Depremin 2. yılı dolayısıyla Dokuz Eylül Üniversitesi Deprem Araştırma ve Uygulama Merkezi öncülüğünde "İzmir Deprem Çalıştayı" düzenlendi. Programa çevrim içi katılan TÜBİTAK Başkanı Prof. Dr. Hasan Mandal, burada İzmir depreminden sonra da yürüttükleri önemli çalışmalar hakkında bilgi verdi. Depremden 24 saat sonra hayata geçirilen bir destek programı geliştirdiklerini kaydeden Mandal, bunu ilk kez İzmir depremi sonrasında uyguladıklarını ve bu kapsamda 9 üniversiteden 30’a yakın araştırmacıya destek verdiklerini kaydetti.
TÜBİTAK MAM Araştırma gemisi ile yapılan araştırma seferlerine de atıfta bulunan Mandal, kendi araştırma gemimiz ile ilk kez uluslararası sularda araştırma yapıldığına vurgu yaptı.

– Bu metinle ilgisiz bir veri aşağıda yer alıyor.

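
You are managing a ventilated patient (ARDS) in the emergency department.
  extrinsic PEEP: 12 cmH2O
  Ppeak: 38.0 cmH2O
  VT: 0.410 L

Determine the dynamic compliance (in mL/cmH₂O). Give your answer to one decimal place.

Dynamic compliance = Vt / (PIP − PEEP) = 410 / (38.0 − 12) = 410 / 26.0 = 15.769 mL/cmH2O.

15.8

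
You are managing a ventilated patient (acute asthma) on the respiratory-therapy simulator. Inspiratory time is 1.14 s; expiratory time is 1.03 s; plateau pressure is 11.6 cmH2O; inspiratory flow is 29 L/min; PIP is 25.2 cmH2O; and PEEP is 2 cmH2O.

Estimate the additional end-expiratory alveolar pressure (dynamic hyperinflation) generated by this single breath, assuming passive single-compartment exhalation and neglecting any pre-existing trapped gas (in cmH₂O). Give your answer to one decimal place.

5.1

Flow: 29 L/min ÷ 60 = 0.4833 L/s.
Vt = flow × Ti = 0.4833 L/s × 1.14 s × 1000 mL/L = 550.96 mL.
R = (PIP − Pplat)/V̇ = (25.2 − 11.6) / 0.4833 = 13.6/0.4833 = 28.14 cmH2O·s/L.
C = Vt/(Pplat − PEEP) = 550.96 / (11.6 − 2) = 550.96/9.6 = 57.392 mL/cmH2O.
τ = R × C = 28.14 × 0.05739 L/cmH2O = 1.615 s.
Fraction remaining = e^(−Te/τ) = e^(−1.03/1.615) = 0.5285; trapped volume = 550.96 × 0.5285 = 291.18 mL.
Additional alveolar pressure from trapping ≈ V_trapped / C = 291.18 / 57.392 = 5.074 cmH2O.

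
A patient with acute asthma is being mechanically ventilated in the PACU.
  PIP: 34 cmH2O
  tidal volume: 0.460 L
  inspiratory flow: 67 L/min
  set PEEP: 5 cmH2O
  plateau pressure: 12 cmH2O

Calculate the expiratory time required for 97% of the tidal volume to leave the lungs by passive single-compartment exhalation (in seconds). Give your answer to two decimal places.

Flow: 67 L/min ÷ 60 = 1.1167 L/s.
R = (PIP − Pplat)/V̇ = (34 − 12) / 1.1167 = 22.0/1.1167 = 19.701 cmH2O·s/L.
C = Vt/(Pplat − PEEP) = 460.0 / (12 − 5) = 460.0/7.0 = 65.714 mL/cmH2O.
τ = R × C = 19.701 × 0.06571 L/cmH2O = 1.295 s.
t = −τ·ln(1 − 0.97) = −1.295·ln(0.03) = 4.541 s.

4.54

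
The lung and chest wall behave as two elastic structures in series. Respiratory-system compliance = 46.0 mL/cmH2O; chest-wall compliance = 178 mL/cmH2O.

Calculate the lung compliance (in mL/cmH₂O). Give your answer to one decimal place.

1/CL = 1/Crs − 1/Ccw.
1/CL = 1/46.0 − 1/178 = 0.01612.
CL = 62.035 mL/cmH2O.

62.0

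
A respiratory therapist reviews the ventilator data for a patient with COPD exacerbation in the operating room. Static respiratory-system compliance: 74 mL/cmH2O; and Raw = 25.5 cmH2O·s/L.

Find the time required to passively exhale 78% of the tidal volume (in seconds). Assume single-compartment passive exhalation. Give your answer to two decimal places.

τ = R × C = 25.5 × 74 mL/cmH2O = 25.5 × 0.074 L/cmH2O = 1.887 s.
Exhaled fraction f = 1 − e^(−t/τ) → t = −τ·ln(1 − f) = −1.887·ln(0.22) = 2.857 s.

2.86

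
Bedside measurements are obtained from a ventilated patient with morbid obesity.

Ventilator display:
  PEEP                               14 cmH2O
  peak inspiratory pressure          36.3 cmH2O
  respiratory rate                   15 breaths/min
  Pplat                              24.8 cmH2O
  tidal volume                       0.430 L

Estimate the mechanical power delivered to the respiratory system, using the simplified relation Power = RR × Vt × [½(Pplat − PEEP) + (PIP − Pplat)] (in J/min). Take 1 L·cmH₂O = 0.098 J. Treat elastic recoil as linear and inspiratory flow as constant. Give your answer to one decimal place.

10.7

Per-breath work = Vt × [½(Pplat−PEEP) + (PIP−Pplat)] = 0.430 × [0.5×10.8 + 11.5] = 0.430 × 16.9 = 7.267 L·cmH2O.
Power = 15 × 7.267 = 109.01 L·cmH2O/min.
× 0.098 J/(L·cmH2O) → 10.683 J/min.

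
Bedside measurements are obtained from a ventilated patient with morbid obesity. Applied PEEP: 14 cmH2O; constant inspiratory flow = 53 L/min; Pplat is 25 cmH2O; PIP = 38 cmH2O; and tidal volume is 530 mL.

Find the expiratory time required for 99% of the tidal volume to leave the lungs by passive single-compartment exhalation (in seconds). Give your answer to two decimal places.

3.27

Flow: 53 L/min ÷ 60 = 0.8833 L/s.
R = (PIP − Pplat)/V̇ = (38 − 25) / 0.8833 = 13.0/0.8833 = 14.718 cmH2O·s/L.
C = Vt/(Pplat − PEEP) = 530.0 / (25 − 14) = 530.0/11.0 = 48.182 mL/cmH2O.
τ = R × C = 14.718 × 0.04818 L/cmH2O = 0.7091 s.
t = −τ·ln(1 − 0.99) = −0.7091·ln(0.01) = 3.266 s.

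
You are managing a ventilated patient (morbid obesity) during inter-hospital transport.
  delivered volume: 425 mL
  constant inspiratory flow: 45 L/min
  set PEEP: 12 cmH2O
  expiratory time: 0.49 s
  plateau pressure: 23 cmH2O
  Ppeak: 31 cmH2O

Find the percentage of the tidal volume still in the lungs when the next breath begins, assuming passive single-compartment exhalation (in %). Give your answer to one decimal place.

30.5

Flow: 45 L/min ÷ 60 = 0.75 L/s.
R = (PIP − Pplat)/V̇ = (31 − 23) / 0.75 = 8.0/0.75 = 10.667 cmH2O·s/L.
C = Vt/(Pplat − PEEP) = 425.0 / (23 − 12) = 425.0/11.0 = 38.636 mL/cmH2O.
τ = R × C = 10.667 × 0.03864 L/cmH2O = 0.4122 s.
Fraction remaining at end-expiration = e^(−Te/τ) = e^(−0.49/0.4122) = 0.3046 → 30.46%.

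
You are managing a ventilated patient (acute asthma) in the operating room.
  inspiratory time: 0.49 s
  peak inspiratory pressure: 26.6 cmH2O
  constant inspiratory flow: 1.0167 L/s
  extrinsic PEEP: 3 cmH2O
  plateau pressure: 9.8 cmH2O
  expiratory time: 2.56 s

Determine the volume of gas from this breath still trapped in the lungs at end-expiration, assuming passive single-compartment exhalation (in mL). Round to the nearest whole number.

60

Vt = flow × Ti = 1.0167 L/s × 0.49 s × 1000 mL/L = 498.18 mL.
R = (PIP − Pplat)/V̇ = (26.6 − 9.8) / 1.0167 = 16.8/1.0167 = 16.524 cmH2O·s/L.
C = Vt/(Pplat − PEEP) = 498.18 / (9.8 − 3) = 498.18/6.8 = 73.262 mL/cmH2O.
τ = R × C = 16.524 × 0.07326 L/cmH2O = 1.211 s.
Fraction remaining = e^(−Te/τ) = e^(−2.56/1.211) = 0.1208.
Trapped volume = 498.18 × 0.1208 = 60.18 mL.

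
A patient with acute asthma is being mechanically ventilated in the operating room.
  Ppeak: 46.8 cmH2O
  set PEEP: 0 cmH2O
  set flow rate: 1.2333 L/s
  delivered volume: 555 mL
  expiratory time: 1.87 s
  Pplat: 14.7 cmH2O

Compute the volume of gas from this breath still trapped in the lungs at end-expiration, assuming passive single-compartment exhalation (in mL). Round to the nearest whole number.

R = (PIP − Pplat)/V̇ = (46.8 − 14.7) / 1.2333 = 32.1/1.2333 = 26.028 cmH2O·s/L.
C = Vt/(Pplat − PEEP) = 555.0 / (14.7 − 0) = 555.0/14.7 = 37.755 mL/cmH2O.
τ = R × C = 26.028 × 0.03776 L/cmH2O = 0.9828 s.
Fraction remaining = e^(−Te/τ) = e^(−1.87/0.9828) = 0.1492.
Trapped volume = 555.0 × 0.1492 = 82.806 mL.

83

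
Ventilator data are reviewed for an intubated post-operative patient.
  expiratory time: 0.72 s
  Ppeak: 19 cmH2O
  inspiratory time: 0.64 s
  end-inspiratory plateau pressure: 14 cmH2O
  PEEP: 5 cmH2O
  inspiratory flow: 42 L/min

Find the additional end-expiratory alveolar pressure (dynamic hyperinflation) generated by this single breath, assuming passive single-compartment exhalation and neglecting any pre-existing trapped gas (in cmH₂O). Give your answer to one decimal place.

Flow: 42 L/min ÷ 60 = 0.7 L/s.
Vt = flow × Ti = 0.7 L/s × 0.64 s × 1000 mL/L = 448.0 mL.
R = (PIP − Pplat)/V̇ = (19 − 14) / 0.7 = 5.0/0.7 = 7.143 cmH2O·s/L.
C = Vt/(Pplat − PEEP) = 448.0 / (14 − 5) = 448.0/9.0 = 49.778 mL/cmH2O.
τ = R × C = 7.143 × 0.04978 L/cmH2O = 0.3556 s.
Fraction remaining = e^(−Te/τ) = e^(−0.72/0.3556) = 0.132; trapped volume = 448.0 × 0.132 = 59.136 mL.
Additional alveolar pressure from trapping ≈ V_trapped / C = 59.136 / 49.778 = 1.188 cmH2O.

1.2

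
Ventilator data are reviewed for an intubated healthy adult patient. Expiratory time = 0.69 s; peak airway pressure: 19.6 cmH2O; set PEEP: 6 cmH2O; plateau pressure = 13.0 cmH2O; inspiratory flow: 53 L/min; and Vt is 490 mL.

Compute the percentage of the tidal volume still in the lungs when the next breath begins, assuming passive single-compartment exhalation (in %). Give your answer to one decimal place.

Flow: 53 L/min ÷ 60 = 0.8833 L/s.
R = (PIP − Pplat)/V̇ = (19.6 − 13.0) / 0.8833 = 6.6/0.8833 = 7.472 cmH2O·s/L.
C = Vt/(Pplat − PEEP) = 490.0 / (13.0 − 6) = 490.0/7.0 = 70.0 mL/cmH2O.
τ = R × C = 7.472 × 0.07 L/cmH2O = 0.523 s.
Fraction remaining at end-expiration = e^(−Te/τ) = e^(−0.69/0.523) = 0.2673 → 26.73%.

26.7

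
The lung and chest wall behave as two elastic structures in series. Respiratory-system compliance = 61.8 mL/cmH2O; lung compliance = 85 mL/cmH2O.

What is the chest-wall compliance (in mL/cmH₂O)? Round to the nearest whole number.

226

1/Ccw = 1/Crs − 1/CL.
1/Ccw = 1/61.8 − 1/85 = 0.004417.
Ccw = 226.4 mL/cmH2O.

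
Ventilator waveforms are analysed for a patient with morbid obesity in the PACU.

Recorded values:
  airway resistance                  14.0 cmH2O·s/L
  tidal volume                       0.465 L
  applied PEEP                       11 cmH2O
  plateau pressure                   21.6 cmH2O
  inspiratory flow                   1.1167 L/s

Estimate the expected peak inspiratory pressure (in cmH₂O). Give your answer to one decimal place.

PIP = Pplat + Raw × flow = 21.6 + 14.0 × 1.1167 = 21.6 + 15.634 = 37.234 cmH2O.

37.2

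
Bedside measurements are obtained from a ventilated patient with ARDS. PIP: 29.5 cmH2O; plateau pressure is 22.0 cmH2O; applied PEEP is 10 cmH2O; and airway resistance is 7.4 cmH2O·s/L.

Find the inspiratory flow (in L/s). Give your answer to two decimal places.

1.01

flow = (PIP − Pplat) / Raw = 7.5 / 7.4 = 1.014 L/s.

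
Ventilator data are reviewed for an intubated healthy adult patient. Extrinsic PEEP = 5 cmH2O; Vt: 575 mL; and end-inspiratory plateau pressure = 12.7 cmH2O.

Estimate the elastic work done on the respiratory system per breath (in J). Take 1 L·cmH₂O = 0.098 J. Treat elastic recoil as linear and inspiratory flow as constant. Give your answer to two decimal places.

0.22

Elastic work ≈ ½ × (Pplat − PEEP) × Vt = 0.5 × (12.7 − 5) × 0.575 L = 0.5 × 7.7 × 0.575 = 2.214 L·cmH2O.
× 0.098 J/(L·cmH2O) → 0.217 J.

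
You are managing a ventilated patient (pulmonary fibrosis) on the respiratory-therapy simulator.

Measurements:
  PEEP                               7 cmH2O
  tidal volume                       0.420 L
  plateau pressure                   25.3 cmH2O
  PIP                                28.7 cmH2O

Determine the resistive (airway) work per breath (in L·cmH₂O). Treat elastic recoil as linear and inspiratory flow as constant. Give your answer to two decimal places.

With constant inspiratory flow the resistive pressure is constant at PIP − Pplat = 28.7 − 25.3 = 3.4 cmH2O, so resistive work = 3.4 × 0.420 = 1.428 L·cmH2O.

1.43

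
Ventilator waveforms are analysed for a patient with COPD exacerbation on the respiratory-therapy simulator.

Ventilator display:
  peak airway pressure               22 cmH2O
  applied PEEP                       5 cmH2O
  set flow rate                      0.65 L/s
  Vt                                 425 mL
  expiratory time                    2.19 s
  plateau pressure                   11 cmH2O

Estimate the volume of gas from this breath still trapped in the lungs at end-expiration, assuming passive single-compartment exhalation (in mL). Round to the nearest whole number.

R = (PIP − Pplat)/V̇ = (22 − 11) / 0.65 = 11.0/0.65 = 16.923 cmH2O·s/L.
C = Vt/(Pplat − PEEP) = 425.0 / (11 − 5) = 425.0/6.0 = 70.833 mL/cmH2O.
τ = R × C = 16.923 × 0.07083 L/cmH2O = 1.199 s.
Fraction remaining = e^(−Te/τ) = e^(−2.19/1.199) = 0.161.
Trapped volume = 425.0 × 0.161 = 68.425 mL.

68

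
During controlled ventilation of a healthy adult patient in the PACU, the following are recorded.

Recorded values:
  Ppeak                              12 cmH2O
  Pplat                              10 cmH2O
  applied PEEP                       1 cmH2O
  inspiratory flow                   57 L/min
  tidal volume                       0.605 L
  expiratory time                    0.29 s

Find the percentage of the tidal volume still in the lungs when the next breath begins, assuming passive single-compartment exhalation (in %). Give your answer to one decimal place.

12.9

Flow: 57 L/min ÷ 60 = 0.95 L/s.
R = (PIP − Pplat)/V̇ = (12 − 10) / 0.95 = 2.0/0.95 = 2.105 cmH2O·s/L.
C = Vt/(Pplat − PEEP) = 605.0 / (10 − 1) = 605.0/9.0 = 67.222 mL/cmH2O.
τ = R × C = 2.105 × 0.06722 L/cmH2O = 0.1415 s.
Fraction remaining at end-expiration = e^(−Te/τ) = e^(−0.29/0.1415) = 0.1288 → 12.88%.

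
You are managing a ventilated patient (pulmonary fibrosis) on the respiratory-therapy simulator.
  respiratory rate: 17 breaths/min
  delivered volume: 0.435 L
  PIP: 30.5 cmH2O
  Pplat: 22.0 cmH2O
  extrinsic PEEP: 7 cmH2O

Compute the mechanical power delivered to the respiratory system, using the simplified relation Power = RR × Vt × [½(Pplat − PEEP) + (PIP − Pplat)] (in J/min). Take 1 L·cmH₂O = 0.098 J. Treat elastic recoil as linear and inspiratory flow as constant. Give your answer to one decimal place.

Per-breath work = Vt × [½(Pplat−PEEP) + (PIP−Pplat)] = 0.435 × [0.5×15.0 + 8.5] = 0.435 × 16.0 = 6.96 L·cmH2O.
Power = 17 × 6.96 = 118.32 L·cmH2O/min.
× 0.098 J/(L·cmH2O) → 11.595 J/min.

11.6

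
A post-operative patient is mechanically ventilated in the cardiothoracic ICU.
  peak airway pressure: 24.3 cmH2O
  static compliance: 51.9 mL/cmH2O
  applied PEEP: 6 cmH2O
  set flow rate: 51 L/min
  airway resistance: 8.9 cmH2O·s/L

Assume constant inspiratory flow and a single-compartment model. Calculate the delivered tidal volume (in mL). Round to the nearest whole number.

Flow: 51 L/min ÷ 60 = 0.85 L/s.
Equation of motion (constant flow): PIP = Vt/C + R·V̇ + PEEP.
Vt/C = PIP − R·V̇ − PEEP = 24.3 − 7.565 − 6 = 10.735 cmH2O.
Vt = C × 10.735 = 51.9 × 10.735 = 557.15 mL.

557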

Bilgilerin dönemsel olarak paylaşılması amacıyla geçen yıl çevrimiçi olarak yapılan deprem konferansının önemli bir kesime ulaştığını kaydeden TÜBİTAK Başkanı, bu yıl hem farkındalığı artırmak hem de bilim temelli çözüm bulabilmek amacıyla yeniden Kasım ayında bir konferans düzenleneceğini açıkladı.
“Depremin merkezi, şiddeti ve derinliği anlamında çözümlenebilmesi için olay anında gözlem yapılması ve geçmiş verilerle birlikte bir değerlendirme gerçekleştirilebilmesi gerekmekte. Deprem araştırmaları alanında destek verdiğimiz projeleri çok yakından takip ediyoruz.” diyen Mandal, “Sanal konferans ile TÜBİTAK olarak deprem konusunda alacağımız önlemleri gözden geçireceğiz” açıklamasında bulundu.
Gelecek odaklı bakıldığı zaman konuyu yenilikçi yaklaşımla ele almanın gerekliliğine vurgu yapan Mandal, çok disiplinli çalışmaların önemine değindi, temel bilimler kadar sosyal ve beşeri bilimlerin gerekliliğinin öneminin altını çizdi.
Düzenlenen toplantının çok kıymetli olduğunu belirten Mandal, “Toplantı çıktılarını kendi süreçlerimizde değerlendirerek gelecek için bilimsel temelli noktada üzerimize düşeni yapmaya hazırız.” değerlendirmelerinde bulundu.